Small is Beautiful: Economics as if People Mattered
by E.F. Schumacher
HarperPerennial, 1973
Available at the Yellowknife Public Library (Call Number 330 SCH)
Before reading this book, I knew of Schumacher by reputation only. Last week, I found a used copy of Small is Beautiful at Squatterz Books and Curiosities and decided to give it a try. I’m very glad I did. Though he wrote the book to solve the problems of 1973, Schumacher’s ideas are absolutely relevant today.
The book is a collection of essays on various topics in economics. The connecting thread is Schumacher’s willingness to question all the grand assumptions of his discipline. From third world aid to corporate taxation to world peace, Schumacher’s incisive analysis surprises on every page. I found myself underlining nearly every paragraph in some chapters, such as the one about “Buddhist Economics”:
From the point of view of Buddhist economics, therefore, production from local resources for local needs is the most rational way of economic life, while dependence on imports from afar and the consequent need to produce for export to unknown and distant peoples is highly uneconomic and justifiable only in exceptional cases and on a small scale.

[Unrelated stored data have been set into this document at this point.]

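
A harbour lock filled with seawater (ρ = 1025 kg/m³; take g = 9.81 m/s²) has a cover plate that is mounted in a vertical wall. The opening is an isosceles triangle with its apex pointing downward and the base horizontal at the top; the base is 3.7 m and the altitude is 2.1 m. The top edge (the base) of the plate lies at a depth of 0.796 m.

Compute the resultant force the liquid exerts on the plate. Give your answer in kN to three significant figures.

F ≈ 58.4 kN

γ = ρg = 1025 × 9.81 / 1000 = 10.05525 kN/m³.
With the apex down, the centroid sits h/3 = 2.1/3 = 0.7 m below the base (the top edge), so the centroid depth is h_c = 0.796 + 0.7 = 1.496 m.
A = ½ × 3.7 × 2.1 = 3.885 m².
Resultant F = γ·h_c·A = 10.05525 × 1.496 × 3.885 = 58.4407 kN.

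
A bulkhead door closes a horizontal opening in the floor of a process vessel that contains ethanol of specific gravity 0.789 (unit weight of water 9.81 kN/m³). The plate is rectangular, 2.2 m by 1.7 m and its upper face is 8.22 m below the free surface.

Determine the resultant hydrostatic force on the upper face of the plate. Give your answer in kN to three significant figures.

F ≈ 238 kN

γ = 0.789 × 9.81 = 7.74009 kN/m³.
The plate is horizontal, so pressure is uniform at p = γ·h = 7.74009 × 8.22 = 63.6235 kN/m².
A = 2.2 × 1.7 = 3.74 m².
F = p·A = 63.6235 × 3.74 = 237.952 kN.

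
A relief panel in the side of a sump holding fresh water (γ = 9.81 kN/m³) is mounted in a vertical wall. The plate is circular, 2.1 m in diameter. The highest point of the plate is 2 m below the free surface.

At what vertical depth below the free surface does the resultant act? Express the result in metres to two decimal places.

γ = 9.81 kN/m³.
The centroid is at the centre, 1.05 m below the top of the plate, so the centroid depth is h_c = 2 + 1.05 = 3.05 m.
A = π(1.05)² = 3.46361 m².
Resultant F = γ·h_c·A = 9.81 × 3.05 × 3.46361 = 103.633 kN.
I_c = πr⁴/4 = π × 1.05⁴/4 = 0.954656 m⁴.
Centre of pressure: y_p = y_c + I_c/(y_c·A) = 3.05 + 0.954656/(3.05 × 3.46361) = 3.05 + 0.0903687 = 3.14037 m along the plane.

h_p = 3.14 m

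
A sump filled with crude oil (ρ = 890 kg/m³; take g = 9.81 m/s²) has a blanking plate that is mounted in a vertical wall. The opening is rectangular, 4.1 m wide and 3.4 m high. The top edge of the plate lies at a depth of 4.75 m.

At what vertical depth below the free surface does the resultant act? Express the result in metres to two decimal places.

h_p = 6.60 m

γ = ρg = 890 × 9.81 / 1000 = 8.7309 kN/m³.
The centroid lies 3.4/2 = 1.7 m below the top edge, so the centroid depth is h_c = 4.75 + 1.7 = 6.45 m.
A = 4.1 × 3.4 = 13.94 m².
Resultant F = γ·h_c·A = 8.7309 × 6.45 × 13.94 = 785.021 kN.
I_c = b·h³/12 = 4.1 × 3.4³/12 = 13.4289 m⁴.
Centre of pressure: y_p = y_c + I_c/(y_c·A) = 6.45 + 13.4289/(6.45 × 13.94) = 6.45 + 0.149354 = 6.59935 m along the plane.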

This goal, for instance, is familiar to us from climate change and peak oil arguments, but Schumacher gives a more metaphysical reason for pursuing it. He writes that “the Buddhist sees the essence of civilisation not in a multiplication of wants but in the purification of human character” and “since consumption is merely a means to human well-being, the aim should be to obtain the maximum of well-being with the minimum of consumption.”
Schumacher is not entirely concerned with economic philosophy. He proposes practical measures for reforming our economic system and improving the lives of impoverished people. He proposes the idea of “intermediate technology” for the developing world – choosing technologies that can be produced and maintained locally from local resources by local people, rather than dropping alien technologies suited only for export products into the middle of pre-industrial societies. He writes about how to organize corporations to ensure they continue to serve the interests of society rather than a select group of shareholders. He proposes shifting from our current system of corporate taxation to a system of mandatory public shares in large enterprises. Radical? Yes, but also an eminently sensible way to ensure that everyone wins in our economic system.

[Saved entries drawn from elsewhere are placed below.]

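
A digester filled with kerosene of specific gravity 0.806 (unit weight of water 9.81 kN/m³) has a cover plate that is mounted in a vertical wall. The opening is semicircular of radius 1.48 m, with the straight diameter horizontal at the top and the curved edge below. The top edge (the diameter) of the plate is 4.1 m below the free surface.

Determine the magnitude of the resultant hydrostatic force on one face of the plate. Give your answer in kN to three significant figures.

F ≈ 129 kN

γ = 0.806 × 9.81 = 7.90686 kN/m³.
The centroid of a semicircle lies 4r/(3π) = 0.628132 m from the diameter, here below the top edge, so the centroid depth is h_c = 4.1 + 0.628132 = 4.72813 m.
A = πr²/2 = π × 1.48²/2 = 3.44067 m².
Resultant F = γ·h_c·A = 7.90686 × 4.72813 × 3.44067 = 128.628 kN.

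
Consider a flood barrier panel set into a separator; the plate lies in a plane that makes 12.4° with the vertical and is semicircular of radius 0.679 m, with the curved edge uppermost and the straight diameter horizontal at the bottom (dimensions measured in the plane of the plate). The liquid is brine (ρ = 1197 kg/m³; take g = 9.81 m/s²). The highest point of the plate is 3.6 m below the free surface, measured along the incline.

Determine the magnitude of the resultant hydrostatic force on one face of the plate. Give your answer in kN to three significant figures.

γ = ρg = 1197 × 9.81 / 1000 = 11.74257 kN/m³.
The plate makes 12.4° with the vertical, i.e. θ = 90° − 12.4° = 77.6° to the horizontal. Measuring y along the incline from the free-surface line, vertical depth h = y·sinθ with sinθ = 0.976672.
The centroid lies 4r/(3π) = 0.288177 m above the diameter, so r − 4r/(3π) = 0.679 − 0.288177 = 0.390823 m below the topmost point, so y_c = 3.6 + 0.390823 = 3.99082 m and h_c = 3.99082 × 0.976672 = 3.89772 m.
A = πr²/2 = π × 0.679²/2 = 0.724202 m².
Resultant F = γ·h_c·A = 11.74257 × 3.89772 × 0.724202 = 33.1462 kN.

F ≈ 33.1 kN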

I cannot deny that some of Schumacher’s proposals seem utopian: for example, he approves of placing limits on the ratio of highest to lowest salary within an organization – the highest-paid employee must not make more than X times what the lowest-paid employee makes. Our economic system has strayed so far into libertarian territory that such an idea seems ridiculous – but is it? Likewise, it feels sort of quaint when Schumacher talks about the advantages and disadvantages of nationalization of industries versus laissez-faire corporate capitalism – it is hard to remember that nationalization was ever practiced or discussed by the political and economic elites in the western world. It sounds like bolshevism because we’ve allowed our very range of possible economic models to be truncated by corporate interests in our society.

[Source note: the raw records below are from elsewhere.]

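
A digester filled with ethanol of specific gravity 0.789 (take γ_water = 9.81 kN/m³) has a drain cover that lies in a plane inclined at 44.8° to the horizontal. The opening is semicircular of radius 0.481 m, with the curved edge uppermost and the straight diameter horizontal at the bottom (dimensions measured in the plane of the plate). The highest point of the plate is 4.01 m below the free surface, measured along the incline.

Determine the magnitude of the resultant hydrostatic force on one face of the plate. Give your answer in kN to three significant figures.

γ = 0.789 × 9.81 = 7.74009 kN/m³.
Let θ = 44.8° be the plate's angle to the horizontal; measure y along the incline from where the plane meets the free surface. Vertical depth h = y·sinθ with sinθ = 0.704634.
The centroid lies 4r/(3π) = 0.204143 m above the diameter, so r − 4r/(3π) = 0.481 − 0.204143 = 0.276857 m below the topmost point, so y_c = 4.01 + 0.276857 = 4.28686 m and h_c = 4.28686 × 0.704634 = 3.02067 m.
A = πr²/2 = π × 0.481²/2 = 0.363421 m².
Resultant F = γ·h_c·A = 7.74009 × 3.02067 × 0.363421 = 8.49688 kN.

F ≈ 8.50 kN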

Schumacher is wrong about a couple of things: in spite of holding extreme faith in the ability of all people to attain the highest levels of enlightenment, he suggests that “women, on the whole, to not need an ‘outside’ job” because they should be home looking after the children. His underlying point is valid: society should allow parents the “luxury” to look after children as a matter of supreme importance; his error is in assuming that only women can nurture those children. Another of Schumacher’s errors is in his implicit assumption that religious faith is a necessary precondition for an equitable, evolved society. Schumacher takes his own Christian faith and uses its principles as the basis for a more sensible economic system. He himself recognizes that these principles are universal, liberally adopting parallel concepts from Buddhism, for instance, but never quite sees that such universal values don’t need the existence of a supernatural supreme being to be true.
Small is Beautiful is an extremely valuable book. It’s primary theme is that small, local, and practical are better than large, distant, and theoretical. For me, the book’s major contribution is the way it connects our economic system with our values: we already know that small, local, and practical measures are the solution to our environmental and social problems – Schumacher reminds us that the real reasons for doing these things will still exist even if our climate change and peak oil problems disappear tomorrow.